In the desert outside of Las Vegas, if you paid enough, you could slaughter an endangered species and have it shipped home on ice for the taxidermist. But how?
“Surely there are laws—?”
’We fly meat all over the country. This is a working ranch. Cattle.”
“Cattle.” That made as much sense as raising llamas. The only head that did not gaze back at her from the crowded walls was that of the humble steer or cow. Too common. Too domesticated. Too doe-eyed. Too easy.
“Cattle,” he repeated, pleased that she had so quickly learned their code. Their hypocrisies. “And what kind of ‘stock’ can I interest you in?”
“Nothing too exotic,” she said apologetically. “A big cat or two.
I suppose white tigers are—”
“Very difficult. Not impossible, but very difficult. Luckily, we have some excellent breeders locally.”
Temple sat still, shocked to her core. Was he implying that he could raid the breeding stock of the most public and protected big-cat programs in the country?
Such power—or nerve—was truly chilling.
“We really don’t care to compete on that level,” Temple said. “Something smaller would be fine. A panther. Or a leopard. Maybe both.”

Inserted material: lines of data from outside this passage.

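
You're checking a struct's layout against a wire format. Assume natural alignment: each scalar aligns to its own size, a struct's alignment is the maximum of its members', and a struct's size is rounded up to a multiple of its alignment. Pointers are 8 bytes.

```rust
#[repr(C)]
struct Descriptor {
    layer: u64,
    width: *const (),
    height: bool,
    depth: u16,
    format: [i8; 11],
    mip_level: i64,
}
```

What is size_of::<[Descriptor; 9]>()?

360

@0: layer [8B, align 8] → 8
@8: width [8B, align 8] → 16
@16: height [1B, align 1] → 17
+1 pad (align 2)
@18: depth [2B, align 2] → 20
@20: format [11B, align 1] → 31
+1 pad (align 8)
@32: mip_level [8B, align 8] → 40
size 40, align 8
array of 9: 9 × 40 = 360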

He nodded. “Excellent choice. You do understand that obtaining a prime specimen may be expensive?”
“What attraction in Las Vegas is not?”
At that moment the broad coffered door leading into this den of iniquity opened again.
“A guest, Cyrus?” asked the woman framed by the doorway.
Temple had expected the aloof Courtney. Instead, she found herself riveted by the most exotic-looking woman she had ever seen. In fact, she blinked hard a couple of times to make sure she hadn’t been transported to the Island of Dr. Moreau.
The woman seemed to expect the unabashed wonderment of strangers. She slunk into the room, one leg crossing so markedly in front of the other that the gait underlined her resemblance to a jungle cat.
A tawny mane of painstakingly streaked hair haloed her face…or what was left of it.
Temple had seen TV reports on extreme plastic surgery: young adults having themselves tattooed, pierced, and cut-and-pasted into hybrid human/animals. The extremest example she recalled was a guy who was morphing into a lizard-man, surgically split tongue and all.